The Chase (Arthur Penn, 1966)


Cast: Marlon Brando, Jane Fonda, Robert Redford, E.G. Marshall, Angie Dickinson, Janice Rule, Miriam Hopkins, Martha Hyer, Richard Bradford, Robert Duvall, James Fox, Diana Hyland, Henry Hull, Jocelyn Brando. Screenplay: Lillian Hellman, based on a novel by Horton Foote. Cinematography: Joseph LaShelle. Production design: Richard Day. Film editing: Gene Milford. Music: John Barry.
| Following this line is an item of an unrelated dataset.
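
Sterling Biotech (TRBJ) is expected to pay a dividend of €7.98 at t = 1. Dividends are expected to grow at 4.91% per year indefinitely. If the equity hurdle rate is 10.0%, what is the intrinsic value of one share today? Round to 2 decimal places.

€156.78

Gordon growth model: P₀ = D₁/(r − g), with D₁ = 7.98 given directly.
P₀ = 7.9800 / (0.1 − 0.0491) = 7.9800 / 0.0509 = 156.7780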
Bad movies are often fun to watch anyway, and most of the people involved with The Chase, including director Arthur Penn, screenwriter Lillian Hellman, and star Marlon Brando, agreed that it was a bad movie. Brando let his opinion show, giving a sluggish performance that validates the old criticism that he mumbled his lines. Hellman had her script taken away and rewritten, and Penn struggled to deal with an ill-conceived project. The chief interest the film generates today is seeing actors like Jane Fonda, Robert Redford, and Robert Duvall on the brink of major stardom. There's a good deal of miscasting, including E.G. Mashall as the boss of a small town that seems to be in Texas or Louisiana. Marshall lacks the ruthless aura that the character needs. Angie Dickinson is wasted as the loving and dutiful wife of the town sheriff played by Brando. And Redford feels out of place in the role of Bubber Reeves, the town bad boy who escapes from prison (it's never quite clear what he did to be sent there) and stirs a manhunt, a lynch mob, and a conflagration in a junkyard. The town itself is a hotbed where everyone sleeps with everyone else's spouse and goes orgiastic on the Saturday night when the news of Bubber's escape breaks. It's a silly and lurid movie, but a little too long to be entertainingly bad.